12 October 1789: the Court in Paris

Paris, 12 octobre 1789.

… On commence déjà, mon cher ami, à distiller quelques passeports de la ville, et les diligences paroissent circuler sans trop d’obstacles. Je me flatte donc que le 22 rien ne s’opposera au désir que j’ai de me mettre en route pour nous réunir le 24…

Le Roy et toute la Cour à Paris n’y ont pas absolument ramené le calme, malgré la police attentive et qui arrête chaque jour bien du monde, de ceux surtout qui marquent les maisons pour accroître l’inquiétude. Toute la milice nationale est sur pied jour et nuit, et garde le Roy concurremment avec les Gardes suisses et les Cent-Suisses. Les chefs de division, au nombre de six, remplacent chaque jour le capitaine des Gardes du corps et tiennent derrière le fauteuil du Roy la droite sur le premier gentilhomme de la chambre, car Sa Majesté a suspendu le service de ses Gardes du corps et leur a permis de s’absenter pour quelques mois, par crainte de voir leurs jours exposés dans cette bagarre. On croit qu’il y en a eu au moins 12 tués dans la rixe de Versailles.

Nous allâmes hier, le baron et moi, faire nos cours et aux dîners. Elles étoient nombreuses, et Leurs Majestés traitoient bien tout le monde. Mais le Roy n’est pas encore sorti et a grand besoin d’exercice. On croit qu’il ira demain à la chasse, escorté par la garde parisienne à cheval, comme il l’étoit par les Gardes du corps. Il travaille avec la Ville aux subsistances et au rétablissement de l’ordre si difficile à remonter dans cette anarchie. L’Assemblée nationale viendra dans huit jours tenir ses séances au Manège qu’on dispose à cet effet, et elle aura ses bureaux aux Jacobins et aux Feuillans de la rue Saint-Honoré.

Mon fils a passé les deux dernières nuits en patrouilles et au corps de garde de son district. Il sera bientôt de guet chez le Roy.

L’évèque  d’Autun a fait une motion pour vendre les biens du clergé, qu’il estime 2 milliards, et les appliquer au payement des dettes de l’Etat et au remboursement des offices de judicature.
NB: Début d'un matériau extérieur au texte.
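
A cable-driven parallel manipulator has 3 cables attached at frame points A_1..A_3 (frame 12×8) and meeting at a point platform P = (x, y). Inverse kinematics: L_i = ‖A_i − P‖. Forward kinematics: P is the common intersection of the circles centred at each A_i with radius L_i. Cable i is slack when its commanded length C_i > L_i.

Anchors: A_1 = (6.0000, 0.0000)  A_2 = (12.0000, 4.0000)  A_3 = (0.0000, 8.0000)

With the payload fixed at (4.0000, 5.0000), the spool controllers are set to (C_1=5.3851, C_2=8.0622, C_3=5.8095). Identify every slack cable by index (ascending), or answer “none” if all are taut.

cable 1: √((2.0000)²+(-5.0000)²)=5.3852, C_1=5.3851: taut
cable 2: √((8.0000)²+(-1.0000)²)=8.0623, C_2=8.0622: taut
cable 3: √((-4.0000)²+(3.0000)²)=5.0000, C_3=5.8095: slack

3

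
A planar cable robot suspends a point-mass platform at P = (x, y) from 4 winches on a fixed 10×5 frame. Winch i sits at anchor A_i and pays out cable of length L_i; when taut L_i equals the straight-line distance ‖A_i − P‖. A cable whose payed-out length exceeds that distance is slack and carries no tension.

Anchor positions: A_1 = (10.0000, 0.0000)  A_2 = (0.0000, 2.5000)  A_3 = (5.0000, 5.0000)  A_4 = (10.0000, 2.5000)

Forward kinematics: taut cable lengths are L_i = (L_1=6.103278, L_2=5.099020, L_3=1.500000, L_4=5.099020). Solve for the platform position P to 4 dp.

(5.0000, 3.5000)

expand ‖A_i−P‖²=L_i² and subtract eq 1 (k_i ≔ ‖A_i‖²−L_i²)
k_1 = 100.0000+0.0000−37.2500 = 62.7500
eq1−eq2 → [20.0000  -5.0000]·P = 82.5000
eq1−eq3 → [10.0000  -10.0000]·P = 15.0000
eq1−eq4 → [0.0000  -5.0000]·P = -17.5000
2×2 solve → P = (5.0000, 3.5000)
check cable 4: ‖A_4−P‖² = 26.0000 ≈ L_4² = 26.0000 ✓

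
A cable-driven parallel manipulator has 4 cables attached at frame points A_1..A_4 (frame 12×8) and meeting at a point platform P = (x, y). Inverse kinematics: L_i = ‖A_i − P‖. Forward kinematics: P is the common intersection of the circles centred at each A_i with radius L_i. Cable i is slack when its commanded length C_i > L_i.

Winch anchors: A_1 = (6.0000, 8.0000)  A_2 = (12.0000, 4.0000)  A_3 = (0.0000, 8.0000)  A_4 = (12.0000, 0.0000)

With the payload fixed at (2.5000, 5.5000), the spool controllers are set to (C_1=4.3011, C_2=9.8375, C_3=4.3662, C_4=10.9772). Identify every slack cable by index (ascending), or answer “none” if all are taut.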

Deux cents membres des Etats généraux ont demandé des passeports pour partir, et les étrangers désertent Paris. Quelle plaie pour le royaume ! Puissent du moins les provinces être sages et calmes !…

Le Marquis de Vergennes à M. de Bellejeant, dans Pierre de Vaissière, Lettres d’«aristocrates». La Révolution racontée par des correspondances privées. 1789-1794 (Paris, 1907), p. 97-98.